Toch is de macht van de architect relatief, zegt Dirk Driesmans (Q-BUS Architectenbureau): “Als de klant niet overtuigd is van de keuze voor een bepaald gevelmateriaal, dan zal ik eerst uitgebreid toelichten waarom ik dat materiaal voorstel. Maar als de klant er, ondanks goede argumenten, echt niet achter staat, heeft het geen zin om hem op te zadelen met een keuze die niet gedragen is.” Bovendien staat de architect soms geïsoleerd, denkt Roeland Mondelaers (Kingspan Insulation): “In de praktijk is het vaak de aannemer die beslist. Hij geeft dan aan een goedkoper alternatief te hebben voor het product dat de architect voorstelt, en de projectontwikkelaar heeft daar natuurlijk wel oren naar. De architect staat dan alleen.”
De architect heeft een belangrijke rol in de keuze van het gevelmateriaal. Maar zijn architecten wel voldoende op de hoogte van de evoluties op vlak van gevelmaterialen? De meningen onder de panelleden lopen uiteen. Dominique Coenegrachts (CPE) getuigt: “Vorig jaar heb ik een zeventigtal architecten bezorgd met tal van producten, waaronder een dubbelwandige keramische tegel die al jaren bestaat. Heel wat architecten hadden er nog nooit van gehoord.”
Volgens Maarten Peeters (Vandersanden Group) loopt het al mis in de beginfase. “In België haalt de aannemer met de laagste bieding de openbare opdracht binnen. Hierdoor zijn er verschillende grote klasse 8 aannemers die bijna standaard tot 8% onder gecalculeerde prijs inschrijven bij Openbare Aanbestedingen, alleen maar om een project te kunnen binnenhalen. Vaak gaat dit om projecten van 30 à 40 miljoen euro, waarbij dus van bij de start 2-3 miljoen euro moet worden goedgemaakt in de loop van het bouwtraject. Het hoeft dan ook niet te verbazen dat elk artikel uit een bestektekst wordt uitgepluisd op hiaten, alsook mogelijkheden tot variante (lees: goedkopere) materialen. In Nederland haalt niet de laagste inschrijver de opdracht binnen, wel de gemiddelde. Dat is uiteraard een veel gezondere manier.“
Kleine versus grote bureaus
Volgens Roeland Mondelaers (Kingspan Insulation) is er een groot verschil tussen kleine en grotere bureaus. “Een zelfstandige architect zonder medewerkers of met slechts één medewerker heeft niet de tijd om alles op te volgen. Maar in bureaus met 6 of meer architecten is er doorgaans wel een specialist in bepaalde materies, die de evoluties op de voet volgt.”

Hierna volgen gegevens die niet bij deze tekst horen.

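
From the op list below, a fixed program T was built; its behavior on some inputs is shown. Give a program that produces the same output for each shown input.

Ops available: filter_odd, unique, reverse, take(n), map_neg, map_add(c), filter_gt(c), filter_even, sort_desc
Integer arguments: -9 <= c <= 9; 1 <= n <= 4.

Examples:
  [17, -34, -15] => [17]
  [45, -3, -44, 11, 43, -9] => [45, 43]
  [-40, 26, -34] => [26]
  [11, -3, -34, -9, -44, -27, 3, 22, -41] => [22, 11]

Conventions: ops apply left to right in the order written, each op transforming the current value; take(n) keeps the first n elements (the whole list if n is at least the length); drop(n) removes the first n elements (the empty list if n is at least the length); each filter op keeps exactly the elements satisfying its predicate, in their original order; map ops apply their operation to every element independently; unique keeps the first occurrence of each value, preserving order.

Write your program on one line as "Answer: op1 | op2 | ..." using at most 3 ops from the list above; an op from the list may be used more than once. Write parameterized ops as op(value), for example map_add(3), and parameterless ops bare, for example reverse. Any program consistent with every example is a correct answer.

sort_desc | take(2) | filter_gt(-4)

Check, running the answer program on each example:
  [17, -34, -15] -> [17, -15, -34] -> [17, -15] -> [17]
  [45, -3, -44, 11, 43, -9] -> [45, 43, 11, -3, -9, -44] -> [45, 43] -> [45, 43]
  [-40, 26, -34] -> [26, -34, -40] -> [26, -34] -> [26]
  [11, -3, -34, -9, -44, -27, 3, 22, -41] -> [22, 11, 3, -3, -9, -27, -34, -41, -44] -> [22, 11] -> [22, 11]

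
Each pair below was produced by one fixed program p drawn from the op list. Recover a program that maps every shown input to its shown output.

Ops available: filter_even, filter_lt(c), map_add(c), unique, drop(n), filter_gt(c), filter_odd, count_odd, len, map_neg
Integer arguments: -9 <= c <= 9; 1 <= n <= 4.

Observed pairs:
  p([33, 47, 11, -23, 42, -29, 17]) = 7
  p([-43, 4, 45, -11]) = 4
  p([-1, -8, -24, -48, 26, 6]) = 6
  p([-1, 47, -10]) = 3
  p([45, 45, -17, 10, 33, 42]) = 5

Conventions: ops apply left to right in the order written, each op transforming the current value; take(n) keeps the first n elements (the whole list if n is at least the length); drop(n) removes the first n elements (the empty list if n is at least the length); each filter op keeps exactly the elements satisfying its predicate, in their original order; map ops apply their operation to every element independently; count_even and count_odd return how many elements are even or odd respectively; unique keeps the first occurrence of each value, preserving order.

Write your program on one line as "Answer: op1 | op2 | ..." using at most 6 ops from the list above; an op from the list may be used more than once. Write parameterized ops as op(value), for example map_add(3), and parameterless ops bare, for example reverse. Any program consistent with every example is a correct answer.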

Ook de architecten rond de tafel bevestigen dat het niet altijd eenvoudig is om met alles mee te zijn: “Er komt heel wat informatie op je af als architect”, zegt Dirk Driesmans (Q-BUS Architectenbureau). “Daarom laten wij elke week een medewerker alles wat binnenkomt bestuderen. Ziet hij nieuwe materialen die potentieel interessant zijn, dan bespreken we die op onze wekelijkse teamvergadering. En eventueel nodigen we de firma uit om het product uitgebreider voor te stellen.”

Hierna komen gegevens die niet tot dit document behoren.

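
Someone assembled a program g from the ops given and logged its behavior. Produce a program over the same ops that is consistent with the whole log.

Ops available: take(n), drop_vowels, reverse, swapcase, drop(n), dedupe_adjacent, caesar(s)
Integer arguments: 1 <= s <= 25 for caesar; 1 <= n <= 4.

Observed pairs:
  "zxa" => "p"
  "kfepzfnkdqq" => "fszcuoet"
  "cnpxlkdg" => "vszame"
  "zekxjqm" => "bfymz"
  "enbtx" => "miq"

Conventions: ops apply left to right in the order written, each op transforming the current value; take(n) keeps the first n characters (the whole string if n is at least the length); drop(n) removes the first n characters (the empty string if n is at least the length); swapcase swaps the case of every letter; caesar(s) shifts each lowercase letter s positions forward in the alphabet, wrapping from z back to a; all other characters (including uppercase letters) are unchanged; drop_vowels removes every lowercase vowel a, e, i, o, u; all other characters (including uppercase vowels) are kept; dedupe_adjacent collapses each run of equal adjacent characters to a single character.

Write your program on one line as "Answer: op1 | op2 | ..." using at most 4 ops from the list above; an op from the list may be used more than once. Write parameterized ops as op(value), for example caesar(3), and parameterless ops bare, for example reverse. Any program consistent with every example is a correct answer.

dedupe_adjacent | drop(2) | caesar(15) | reverse

Check, running the answer program on each example:
  "zxa" -> "zxa" -> "a" -> "p" -> "p"
  "kfepzfnkdqq" -> "kfepzfnkdq" -> "epzfnkdq" -> "teouczsf" -> "fszcuoet"
  "cnpxlkdg" -> "cnpxlkdg" -> "pxlkdg" -> "emazsv" -> "vszame"
  "zekxjqm" -> "zekxjqm" -> "kxjqm" -> "zmyfb" -> "bfymz"
  "enbtx" -> "enbtx" -> "btx" -> "qim" -> "miq"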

Ook volgens Hubert Bijnens (AROgroup-architectuur) is er een gebrek aan kennis bij heel wat architecten. “Op events zie ik altijd dezelfde 50 of 60 architecten, terwijl heel Limburg er in principe 900 telt. Vele architecten laten zich vooral leiden door andere bouwpartners, en dat zie je soms wel aan de architectuur in het straatbeeld. Maar fabrikanten moeten beseffen dat ook die 50 architecten die wel geïnteresseerd zijn, niet snel een project zullen uittekenen rond één bepaald materiaal. Het totaalplaatje moet kloppen.”
Opleiding
Het gebrek aan kennis is te wijten aan de opleiding, vindt Peter Cornoedus (PCP Architects). “In architectuuropleidingen wordt nauwelijks gepraat over andere materialen dan een baksteen. Men gaat er nog teveel vanuit dat aspirant-architecten zichzelf bijscholen. Het zou daarom niet slecht zijn indien een groepering van fabrikanten zelf naar onderwijsinstellingen stapt om enkele belangrijke, innovatieve producten voor te stellen.”
Een goed voorstel, maar niet eenvoudig om te realiseren, meent Caroline Christiaens (Tata Steel): “Wij hebben al een soortgelijk voorstel gedaan aan verschillende professoren. Daar zijn wel enkele eenmalige opleidingen uit voortgevloeid, maar tot een structurele samenwerking heeft dat niet geleid.”